Mais je n’écris pas comme je veux. L’écriture doit obéir à des règles. Sur la forme, la grammaire. Elle est essentielle. Il est imprudent de penser que l’on peut s’en affranchir impunément. Et il est idiot de professer que ce sont des règles désuètes qui compliqueraient inutilement la langue française. Si vous ne la connaissez pas, fournissez un effort. Apprenez ! L’ignorance ne pourrait jamais passer pour de la liberté. Bien au contraire. C’est en maîtrisant le mieux qui soit la grammaire que l’on peut se permettre des artifices de style et des acrobaties de figure.

Sur le fond, l’écriture doit également obéir à des règles. La première étant le respect des autres. Ceux qui vous lisent aujourd’hui et ceux qui liront demain. Ne jamais s’en prendre à quelqu’un personnellement. Contester des idées. Critiquer les décisions. Réprouver des comportements. Commenter des évènements. Mais ne jamais s’en prendre au physique des autres. Ni à leur famille. Ni à leurs proches. Ni jamais insulter. Ne jamais dénigrer. Ne jamais diffamer. Toujours vérifier avant d’alléguer.

Une fois que l’on s’est mis d’accord sur tout ceci, on a le droit d’être libre. Ne l’oubliez pas : «La liberté se mérite par la préparation, par la prudence et par la discipline, c’est-à-dire par tout ce qui semble la restreindre et qui pourtant, systématiquement, la précède».

Libre d’écrire comme on est.

Pourquoi «comme on est» ? Parce que dans une écriture doit transparaître une personnalité. Une histoire personnelle. Une culture. Une façon de voir et de comprendre le monde. Des convictions. Des déceptions. Des joies. Des peurs. Des souffrances. Bref, tout ce que la vie laisse comme traces sur nous jour après jour, expérience après expérience, rencontre après rencontre.

Dans «Je m’écris», Kery James laisse tomber :

«Trop de moi dans mes écrits
Peut-être que je n\’écris plus, je m\’écris
J\’abandonne mon être à mes lettres
Car l\’écriture sans âme n\’est que lettres…».

Je ne l’aurais pas dit mieux que lui. Une écriture sans âme n’en est pas vraiment une.

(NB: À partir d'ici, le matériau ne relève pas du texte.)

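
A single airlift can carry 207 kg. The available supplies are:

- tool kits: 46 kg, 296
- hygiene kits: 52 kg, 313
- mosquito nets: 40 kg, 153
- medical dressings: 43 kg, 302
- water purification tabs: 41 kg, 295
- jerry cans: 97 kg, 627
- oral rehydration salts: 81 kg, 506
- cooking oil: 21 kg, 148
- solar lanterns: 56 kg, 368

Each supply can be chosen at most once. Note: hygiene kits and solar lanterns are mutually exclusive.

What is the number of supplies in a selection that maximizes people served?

5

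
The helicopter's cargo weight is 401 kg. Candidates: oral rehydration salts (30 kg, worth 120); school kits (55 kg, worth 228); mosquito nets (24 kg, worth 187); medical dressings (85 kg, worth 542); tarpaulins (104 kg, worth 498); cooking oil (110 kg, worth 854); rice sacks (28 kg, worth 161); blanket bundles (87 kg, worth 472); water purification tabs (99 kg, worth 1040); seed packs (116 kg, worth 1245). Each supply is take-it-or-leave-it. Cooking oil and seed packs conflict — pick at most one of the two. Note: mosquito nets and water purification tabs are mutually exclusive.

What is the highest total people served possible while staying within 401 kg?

Taking medical dressings + blanket bundles + water purification tabs + seed packs: 387 kg used, 3299 in people served.
Every other selection either busts 401 kg or breaks a pairing rule or fails to beat 3299.

3299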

Dans la même chanson, Grand Corps Malade enchaîne :

«J\’écris (j\’écris) parce que les épreuves m\’ont inspiré
J\’écris comme tous ces mômes que
Le bitume a fait transpirer
Si y a tant de jeunes dans nos banlieues
Qui décident de remplir toutes ces pages
C\’est peut-être que la vie ici
Mérite bien quelques témoignages
J\’écris, parce qu\’il suffit d\’une
Feuille et d\’un stylo même le dernier des
Cancres peut s\’exprimer
Pas besoin de diplôme de philo
J\’écris surtout pour transmettre et parce que
Je crois encore au partage
A l\’échange des émotions
Un sourire sur un visage».

L’écriture ne saurait être autre chose que raconter et transmettre des émotions (sincères), des témoignages (véridiques) et des convictions (argumentées).

Autant vous dire que j’ai horreur de lire ces textes qui remplissent les colonnes de ces médias insipides et sans imagination dont les journalistes confondent leur travail avec celui des commissaires de police.

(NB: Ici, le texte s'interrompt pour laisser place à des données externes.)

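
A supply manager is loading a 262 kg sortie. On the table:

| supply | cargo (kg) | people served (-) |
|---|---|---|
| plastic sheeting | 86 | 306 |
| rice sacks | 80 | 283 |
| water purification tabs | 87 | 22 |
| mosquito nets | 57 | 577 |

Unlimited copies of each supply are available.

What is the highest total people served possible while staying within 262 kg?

2308

Taking 4×mosquito nets: 228 kg used, 2308 in people served.
The spare 34 kg is too small for any remaining supply, and no exchange beats 2308.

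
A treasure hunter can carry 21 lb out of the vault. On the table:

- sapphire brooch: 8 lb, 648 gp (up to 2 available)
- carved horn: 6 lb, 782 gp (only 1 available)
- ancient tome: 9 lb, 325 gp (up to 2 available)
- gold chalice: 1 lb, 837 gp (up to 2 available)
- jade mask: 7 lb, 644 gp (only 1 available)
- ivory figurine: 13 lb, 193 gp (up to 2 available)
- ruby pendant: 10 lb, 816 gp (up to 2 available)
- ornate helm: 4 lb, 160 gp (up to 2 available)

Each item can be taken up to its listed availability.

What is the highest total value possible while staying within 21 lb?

3272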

Un journaliste raconte des histoires d’hommes et de femmes qui vivent, font ou subissent l’actualité. On doit pouvoir tirer mille histoires d’une pénurie de carburant dans une ville comme Kinshasa. Et mille autres pour relater l’augmentation des prix du transport en commun. Et pour faire état d’un «boom immobilier» à Kolwezi, pas besoin d’un quidam de la «société civile».

Un stylo, un carnet et un micro suffisent. Du courage pour aborder les passants dans la rue. De l’imagination pour produire le texte le plus beau afin de raconter l’histoire la plus fidèle à la réalité. Mais pour cela, il faut être libre. Il faut refuser de faire comme tout le monde. Il faut refuser de se soumettre aux dictats des superviseurs peu inspirés. Il faut essayer des formules. Pas choc mais pertinentes. Pas pompeuses mais simples. Pas vides mais parlantes.

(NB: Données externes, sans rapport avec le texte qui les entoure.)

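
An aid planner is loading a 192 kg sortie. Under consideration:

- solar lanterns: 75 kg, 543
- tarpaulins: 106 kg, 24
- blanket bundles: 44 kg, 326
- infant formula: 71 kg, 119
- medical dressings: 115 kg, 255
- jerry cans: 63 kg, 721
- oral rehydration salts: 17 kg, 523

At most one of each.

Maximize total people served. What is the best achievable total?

1787

Filling by ratio: blanket bundles + jerry cans + oral rehydration salts for 1570, with 68 kg left unused.
Dropping blanket bundles frees 44 kg; slotting in solar lanterns (75 kg) lifts the total to 1787 at 155 kg.
An exhaustive check of the 128 subsets confirms 1787.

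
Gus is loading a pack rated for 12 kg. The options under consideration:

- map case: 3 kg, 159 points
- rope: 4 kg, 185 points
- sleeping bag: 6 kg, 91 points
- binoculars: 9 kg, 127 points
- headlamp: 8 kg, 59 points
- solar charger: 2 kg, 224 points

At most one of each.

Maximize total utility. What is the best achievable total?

568

Taking map case + rope + solar charger: 9 kg used, 568 in utility.
That's the maximum — no swap from here does better than 568.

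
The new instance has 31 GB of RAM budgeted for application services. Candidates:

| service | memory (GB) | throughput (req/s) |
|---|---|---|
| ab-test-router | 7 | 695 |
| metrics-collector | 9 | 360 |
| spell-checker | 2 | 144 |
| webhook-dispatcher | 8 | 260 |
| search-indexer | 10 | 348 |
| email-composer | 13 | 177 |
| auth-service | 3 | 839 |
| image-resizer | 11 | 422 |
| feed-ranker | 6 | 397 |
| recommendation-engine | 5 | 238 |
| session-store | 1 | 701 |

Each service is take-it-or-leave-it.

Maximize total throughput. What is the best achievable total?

A density-first pass picks ab-test-router + spell-checker + auth-service + feed-ranker + recommendation-engine + session-store — 3014 at 24 GB.
Dropping spell-checker frees 2 GB; slotting in metrics-collector (9 GB) lifts the total to 3230 at 31 GB.
Runner-up ab-test-router + spell-checker + auth-service + image-resizer + feed-ranker + session-store tops out at 3198.

3230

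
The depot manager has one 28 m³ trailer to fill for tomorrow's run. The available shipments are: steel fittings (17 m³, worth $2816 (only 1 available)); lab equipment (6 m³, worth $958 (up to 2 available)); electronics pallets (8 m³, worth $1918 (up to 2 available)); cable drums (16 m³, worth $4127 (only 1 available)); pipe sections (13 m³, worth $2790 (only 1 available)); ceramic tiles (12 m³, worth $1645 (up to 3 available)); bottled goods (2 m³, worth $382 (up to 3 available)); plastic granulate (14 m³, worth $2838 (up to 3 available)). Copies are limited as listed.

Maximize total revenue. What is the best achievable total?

6809

The ratio ordering already packs tightly: electronics pallets + cable drums + 2×bottled goods, 28 m³, 6809.
Nothing else within 28 m³ beats 6809.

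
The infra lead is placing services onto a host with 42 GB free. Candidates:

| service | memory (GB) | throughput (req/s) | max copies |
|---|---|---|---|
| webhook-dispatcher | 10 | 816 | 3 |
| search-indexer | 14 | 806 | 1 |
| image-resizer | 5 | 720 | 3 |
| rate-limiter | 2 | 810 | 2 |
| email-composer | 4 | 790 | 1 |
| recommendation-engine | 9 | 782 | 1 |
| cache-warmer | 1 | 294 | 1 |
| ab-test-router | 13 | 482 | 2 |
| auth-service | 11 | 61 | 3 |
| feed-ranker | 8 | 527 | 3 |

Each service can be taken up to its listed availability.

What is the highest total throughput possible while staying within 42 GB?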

C’est cela écrire comme on est. C’est cela avoir une main libre.

Une liberté qu’on cultive dans la curiosité intellectuelle grâce à la lecture et la conversation, les rencontres et les expériences de la vie.

La Fouine dans «Quand je partirai» :

«Quand je ne serai plus là, vous direz à certains frères qui m’ont déçu Que moi je n’ai pas une belle plume mais seulement un putain de vécu».